An exciting time to be in the business! A great year for network TV! Give your money to the fine people at the American Broadcasting Company!, the rivals seem to be saying to the advertisers. And then just if you have a little something left in your purse perhaps you might spare a dollar or two for us?
It probably says something about the state of the networks that they're delighted to see any of them have success, just as long as it's not HBO or TLC. But it makes for a damn boring upfront. At this rate, ABC might as well pack up and take the week off.
They didn't, of course. However, they were surprisingly humble for the network with arguably the most to crow about this season. OK, there were something like twenty tributes to "Desperate Housewives" here at Lincoln Center's Avery Fisher Hall including, delightfully, creator Marc Cherry, in top hat, tails and cane, belting out "Beautiful Girls" Broadway-style. There was the clip of Laura Bush name-checking the show at the White House Correspondents' dinner. And there was a clip reel of moments in ABC history, in which "Bosom Buddies" was given equal prominence alongside "The Day After."
But programming chief Stephen McPherson also said the network's comeback was only a "comeback-in-progress." Executives promised advertisers that they would not stop working to shore up weak spots and find more ways to put product placements in shows like "Alias." And the network announced a whopping twelve new shows, which you usually only do if your lineup is as leaky as the Exxon Valdez.
In reality programming, ABC, having found Trista a husband and rebuilt homes with Ty Pennington, is continuing its quest to make our lives better, one rating point at a time. "The Miracle Workers," for midseason, will not teach the dumb to speak, Helen Keller-style, but close; a team of elite doctors will help financially strapped patients on this "wish fulfillment" show. (The "wish" being for an American to be able to get decent treatment from the medical system without winning the lottery.) This summer, "Brat Camp" puts rebellious kids through tough-love counseling, while "Welcome to the Neighborhood" forces people from wildly different walks of life to live next door to one another. All looked totally manipulative and totally fascinating.
The two comedies for the fall are "Freddie," a bland-looking vehicle for Freddie Prinze Jr. distinguished mainly by being the second Latino sitcom on the network, and "Hot Properties," a "Designing Women"-like take on women in a real-estate office. It must be evidence that development executives at ABC were flush enough to buy houses last year. (It's always a sign of confidence when your staff doesn't feel obligated to rent.)

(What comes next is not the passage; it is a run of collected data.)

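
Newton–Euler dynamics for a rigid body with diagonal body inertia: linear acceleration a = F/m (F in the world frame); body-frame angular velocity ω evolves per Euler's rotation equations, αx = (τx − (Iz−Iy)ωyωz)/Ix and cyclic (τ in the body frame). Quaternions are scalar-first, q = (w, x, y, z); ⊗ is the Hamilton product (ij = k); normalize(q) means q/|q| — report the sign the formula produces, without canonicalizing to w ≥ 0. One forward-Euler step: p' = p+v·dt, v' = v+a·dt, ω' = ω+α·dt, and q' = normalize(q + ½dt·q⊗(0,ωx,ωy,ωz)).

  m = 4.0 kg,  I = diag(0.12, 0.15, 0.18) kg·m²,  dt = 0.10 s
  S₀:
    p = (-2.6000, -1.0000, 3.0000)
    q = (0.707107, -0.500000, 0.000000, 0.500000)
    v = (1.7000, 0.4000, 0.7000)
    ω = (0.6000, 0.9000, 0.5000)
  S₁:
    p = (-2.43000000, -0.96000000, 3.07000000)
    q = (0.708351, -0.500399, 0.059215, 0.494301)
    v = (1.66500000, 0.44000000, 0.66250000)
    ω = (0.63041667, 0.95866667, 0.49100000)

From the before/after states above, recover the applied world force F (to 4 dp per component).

velocity change Δv = (-0.03500000, 0.04000000, -0.03750000)
F = m·Δv/dt = (-1.4000, 1.6000, -1.5000)

F = (-1.4000, 1.6000, -1.5000)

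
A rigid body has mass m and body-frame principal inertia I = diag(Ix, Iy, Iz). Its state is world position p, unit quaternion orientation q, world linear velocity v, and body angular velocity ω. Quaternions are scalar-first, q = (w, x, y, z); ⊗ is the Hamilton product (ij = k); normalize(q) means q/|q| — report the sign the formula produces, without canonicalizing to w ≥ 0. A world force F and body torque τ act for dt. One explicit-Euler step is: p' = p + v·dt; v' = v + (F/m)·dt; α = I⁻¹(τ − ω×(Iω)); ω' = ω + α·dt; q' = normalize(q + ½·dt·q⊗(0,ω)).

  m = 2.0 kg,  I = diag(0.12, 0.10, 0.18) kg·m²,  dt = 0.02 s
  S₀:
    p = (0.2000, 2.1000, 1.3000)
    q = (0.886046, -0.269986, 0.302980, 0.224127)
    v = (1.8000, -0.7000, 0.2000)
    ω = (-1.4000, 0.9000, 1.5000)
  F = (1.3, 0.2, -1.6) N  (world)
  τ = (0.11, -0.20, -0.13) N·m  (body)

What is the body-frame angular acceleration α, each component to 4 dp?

α = (0.0167, -3.2600, -0.8622)

gyro term ω×Iω = (0.1080, 0.1260, 0.0252)
α = I⁻¹(τ − ω×Iω) = (0.0167, -3.2600, -0.8622)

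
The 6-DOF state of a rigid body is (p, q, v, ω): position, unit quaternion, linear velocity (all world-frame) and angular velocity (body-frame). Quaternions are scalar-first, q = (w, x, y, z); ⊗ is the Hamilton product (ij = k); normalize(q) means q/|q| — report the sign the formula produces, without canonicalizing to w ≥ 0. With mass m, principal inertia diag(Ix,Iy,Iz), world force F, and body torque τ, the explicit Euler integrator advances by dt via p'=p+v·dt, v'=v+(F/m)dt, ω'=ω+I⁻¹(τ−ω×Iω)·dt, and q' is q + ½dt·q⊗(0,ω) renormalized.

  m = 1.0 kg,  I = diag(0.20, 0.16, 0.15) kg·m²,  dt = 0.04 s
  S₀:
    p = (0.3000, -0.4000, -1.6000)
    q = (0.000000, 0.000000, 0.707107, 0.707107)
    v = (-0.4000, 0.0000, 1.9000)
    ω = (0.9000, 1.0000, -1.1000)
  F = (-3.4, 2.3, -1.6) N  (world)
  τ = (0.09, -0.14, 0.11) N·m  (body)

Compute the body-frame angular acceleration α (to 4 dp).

gyro term ω×Iω = (0.0110, -0.0495, -0.0360)
angular accel α = (0.3950, -0.5656, 0.9733)

α = (0.3950, -0.5656, 0.9733)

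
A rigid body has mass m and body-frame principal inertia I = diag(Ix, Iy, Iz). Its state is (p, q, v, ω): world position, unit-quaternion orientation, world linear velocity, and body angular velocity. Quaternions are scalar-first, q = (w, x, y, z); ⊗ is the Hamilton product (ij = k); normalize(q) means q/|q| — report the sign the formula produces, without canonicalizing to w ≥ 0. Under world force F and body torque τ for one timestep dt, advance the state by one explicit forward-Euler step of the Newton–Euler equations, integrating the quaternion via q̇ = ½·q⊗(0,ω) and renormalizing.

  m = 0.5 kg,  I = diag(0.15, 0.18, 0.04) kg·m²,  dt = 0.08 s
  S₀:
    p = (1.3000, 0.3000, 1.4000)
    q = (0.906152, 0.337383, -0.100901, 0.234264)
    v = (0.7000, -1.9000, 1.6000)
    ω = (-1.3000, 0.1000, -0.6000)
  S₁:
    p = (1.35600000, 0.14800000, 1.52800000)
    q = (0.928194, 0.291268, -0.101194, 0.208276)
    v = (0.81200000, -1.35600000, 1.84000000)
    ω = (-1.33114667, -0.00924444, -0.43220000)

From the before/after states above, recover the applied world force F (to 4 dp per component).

F = (0.7000, 3.4000, 1.5000)

Δv = v₁−v₀ = (0.11200000, 0.54400000, 0.24000000)
F = m·Δv/dt = (0.7000, 3.4000, 1.5000)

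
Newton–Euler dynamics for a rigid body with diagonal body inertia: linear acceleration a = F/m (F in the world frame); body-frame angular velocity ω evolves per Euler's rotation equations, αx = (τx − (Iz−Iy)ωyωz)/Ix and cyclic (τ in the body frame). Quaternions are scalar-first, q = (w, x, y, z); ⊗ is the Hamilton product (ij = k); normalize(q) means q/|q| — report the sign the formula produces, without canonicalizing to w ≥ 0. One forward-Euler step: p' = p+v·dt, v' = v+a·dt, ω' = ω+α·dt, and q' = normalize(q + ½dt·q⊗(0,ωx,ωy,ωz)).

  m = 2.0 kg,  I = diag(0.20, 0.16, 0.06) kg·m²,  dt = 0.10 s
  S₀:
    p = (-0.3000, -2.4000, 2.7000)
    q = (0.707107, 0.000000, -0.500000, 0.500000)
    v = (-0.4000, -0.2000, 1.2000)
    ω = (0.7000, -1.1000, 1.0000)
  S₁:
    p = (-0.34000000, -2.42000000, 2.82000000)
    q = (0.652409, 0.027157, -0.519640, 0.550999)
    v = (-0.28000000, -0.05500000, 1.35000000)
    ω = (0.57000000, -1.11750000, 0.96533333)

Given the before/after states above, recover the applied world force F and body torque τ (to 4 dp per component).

Δv = v₁−v₀ = (0.12000000, 0.14500000, 0.15000000)
m·(v₁−v₀)/dt = (2.4000, 2.9000, 3.0000)
Δω = ω₁−ω₀ = (-0.13000000, -0.01750000, -0.03466667)
ω₀×(Iω₀) = (0.1100, 0.0980, 0.0308)
τ = I·(Δω/dt) + ω₀×(Iω₀) = (-0.1500, 0.0700, 0.0100)

F = (2.4000, 2.9000, 3.0000)
τ = (-0.1500, 0.0700, 0.0100)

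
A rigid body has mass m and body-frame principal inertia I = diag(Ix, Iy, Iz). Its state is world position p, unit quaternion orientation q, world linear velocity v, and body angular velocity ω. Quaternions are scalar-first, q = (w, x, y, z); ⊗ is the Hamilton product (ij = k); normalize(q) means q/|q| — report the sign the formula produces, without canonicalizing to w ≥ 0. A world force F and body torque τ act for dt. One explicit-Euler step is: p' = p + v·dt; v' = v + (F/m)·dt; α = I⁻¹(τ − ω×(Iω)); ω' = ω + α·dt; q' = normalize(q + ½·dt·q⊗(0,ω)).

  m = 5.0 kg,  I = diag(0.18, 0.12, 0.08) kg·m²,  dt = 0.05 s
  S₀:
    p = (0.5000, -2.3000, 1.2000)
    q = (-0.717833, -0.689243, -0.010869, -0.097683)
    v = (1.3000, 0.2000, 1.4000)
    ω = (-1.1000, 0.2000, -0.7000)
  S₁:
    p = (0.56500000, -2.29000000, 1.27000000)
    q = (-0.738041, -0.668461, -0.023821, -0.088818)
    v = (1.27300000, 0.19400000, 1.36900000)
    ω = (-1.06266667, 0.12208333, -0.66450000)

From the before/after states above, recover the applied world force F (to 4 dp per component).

F = (-2.7000, -0.6000, -3.1000)

v₁ − v₀ = (-0.02700000, -0.00600000, -0.03100000)
applied force F = (-2.7000, -0.6000, -3.1000)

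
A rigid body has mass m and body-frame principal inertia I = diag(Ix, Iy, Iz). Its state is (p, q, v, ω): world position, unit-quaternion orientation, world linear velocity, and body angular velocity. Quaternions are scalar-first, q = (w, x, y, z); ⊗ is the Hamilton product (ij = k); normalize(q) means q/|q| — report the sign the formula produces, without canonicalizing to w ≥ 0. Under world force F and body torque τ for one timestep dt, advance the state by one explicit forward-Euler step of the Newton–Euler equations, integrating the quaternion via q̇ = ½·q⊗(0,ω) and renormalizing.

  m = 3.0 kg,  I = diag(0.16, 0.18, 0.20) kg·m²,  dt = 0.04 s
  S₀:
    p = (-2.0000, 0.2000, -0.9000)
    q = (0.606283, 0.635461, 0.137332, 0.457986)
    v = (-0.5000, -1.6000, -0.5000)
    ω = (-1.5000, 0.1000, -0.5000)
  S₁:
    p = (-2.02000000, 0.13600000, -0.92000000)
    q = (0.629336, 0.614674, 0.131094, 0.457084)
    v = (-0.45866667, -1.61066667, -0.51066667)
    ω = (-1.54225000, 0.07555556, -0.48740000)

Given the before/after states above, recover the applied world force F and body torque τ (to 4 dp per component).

velocity change Δv = (0.04133333, -0.01066667, -0.01066667)
applied force F = (3.1000, -0.8000, -0.8000)
ω₁ − ω₀ = (-0.04225000, -0.02444444, 0.01260000)
ω₀×(Iω₀) = (-0.0010, -0.0300, -0.0030)
applied torque τ = (-0.1700, -0.1400, 0.0600)

F = (3.1000, -0.8000, -0.8000)
τ = (-0.1700, -0.1400, 0.0600)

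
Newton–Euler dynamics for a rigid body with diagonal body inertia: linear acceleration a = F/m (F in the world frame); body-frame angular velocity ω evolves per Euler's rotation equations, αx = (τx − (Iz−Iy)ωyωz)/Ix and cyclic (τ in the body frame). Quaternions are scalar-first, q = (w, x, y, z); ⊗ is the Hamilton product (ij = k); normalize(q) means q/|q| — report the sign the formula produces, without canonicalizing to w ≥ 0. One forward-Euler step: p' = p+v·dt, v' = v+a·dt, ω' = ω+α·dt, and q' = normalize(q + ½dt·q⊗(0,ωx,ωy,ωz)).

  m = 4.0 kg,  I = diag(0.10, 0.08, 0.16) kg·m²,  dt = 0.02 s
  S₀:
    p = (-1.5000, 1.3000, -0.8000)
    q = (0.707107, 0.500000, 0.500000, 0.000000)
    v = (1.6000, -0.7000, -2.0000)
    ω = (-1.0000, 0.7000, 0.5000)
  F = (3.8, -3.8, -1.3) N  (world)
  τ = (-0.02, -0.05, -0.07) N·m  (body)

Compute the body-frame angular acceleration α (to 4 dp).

gyro term ω×Iω = (0.0280, 0.0300, 0.0140)
(τ − ω×Iω)/I = (-0.4800, -1.0000, -0.5250)

α = (-0.4800, -1.0000, -0.5250)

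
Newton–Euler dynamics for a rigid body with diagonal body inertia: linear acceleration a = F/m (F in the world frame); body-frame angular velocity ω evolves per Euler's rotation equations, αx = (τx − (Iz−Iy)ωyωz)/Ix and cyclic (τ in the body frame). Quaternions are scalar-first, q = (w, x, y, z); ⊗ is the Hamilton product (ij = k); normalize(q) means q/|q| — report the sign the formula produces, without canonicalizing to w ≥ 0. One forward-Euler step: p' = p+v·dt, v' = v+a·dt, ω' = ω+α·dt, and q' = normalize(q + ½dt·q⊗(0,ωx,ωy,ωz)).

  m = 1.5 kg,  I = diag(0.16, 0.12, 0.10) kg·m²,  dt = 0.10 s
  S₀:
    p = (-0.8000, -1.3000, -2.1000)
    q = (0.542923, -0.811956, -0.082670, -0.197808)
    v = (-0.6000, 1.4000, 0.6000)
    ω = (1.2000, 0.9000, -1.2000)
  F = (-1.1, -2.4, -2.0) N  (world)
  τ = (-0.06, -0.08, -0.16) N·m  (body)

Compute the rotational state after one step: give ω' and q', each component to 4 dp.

ω×(Iω) gyroscopic = (0.0216, -0.0864, -0.0432)
angular accel α = (-0.5100, 0.0533, -1.1680)
ω + α·dt = (1.1490, 0.9053, -1.3168)
2q̇ = q⊗(0,ω) = (0.8113806, 0.9287388, -0.7230861, -1.2830640)
q + ½dt·q⊗(0,ω), renormalized = (0.5808, -0.7620, -0.1183, -0.2608)

ω' = (1.1490, 0.9053, -1.3168)
q' = (0.5808, -0.7620, -0.1183, -0.2608)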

The network adds three dramas for fall. "Commander-in-Chief" stars Geena Davis as a woman vice president who, after the president has a stroke, rises to the office amid great controversy; the sentiment is noble but the concept seems a bit dated in a season when Condi Rice has led some early polls as a potential Republican nominee for 2008. Meanwhile, the network goes spooky for "Invasion" (about signs that aliens are walking surreptitiously on the Earth) and "The Night Stalker" (a remake of the 1970s horror serial). It's odd, by the way, that both at ABC and elsewhere, the networks seem more interested in ripping off "Lost" than "Housewives."
That's fall, leaving a slew of new midseason-replacement shows (not to mention shows like "Jake in Progress" and "Less Than Perfect," that were left off the fall schedule but returning, though God knows when). Among the highlights: "What About Brian," a relationship drama from J. J. Abrams ("Lost"), who gave us "Felicity" before he started blowing up airplanes; "Emily's Reasons Why Not," with an atomically radiant Heather Graham (who, we are asked to believe, has a hard time landing men); and "Sons & Daughters," a dysfunctional family sitcom something you'd expect more to see on Fox that seemed surprisingly funny considering that it comes from Lorne Michaels, whose "SNL" has been coasting for the better part of two decades. The not-so-highlights: "The Evidence," a cop procedural with the gimmicky premise of showing the audience all the evidence of a crime at the beginning of the episode, and "In Justice," in which lawyers save wrongly convicted prisoners by making really sanctimonious speeches.
But hey, this was happy talk day, so I shouldn't be a buzzkill. Fortunately, late-night host Jimmy Kimmel was willing to do that. He reminded us of the midseason failure "Blind Justice" "ironically, we put on a show about a blind cop that nobody saw" and noted the critics who worry that Ted Koppel's leaving "Nightline" spells the death of network news? "Without network news," he asked, "who will be there to blow the lid off of Paula Abdul?"
Good job, Jimmy. Somebody had to find the gray lining in ABC's silver cloud.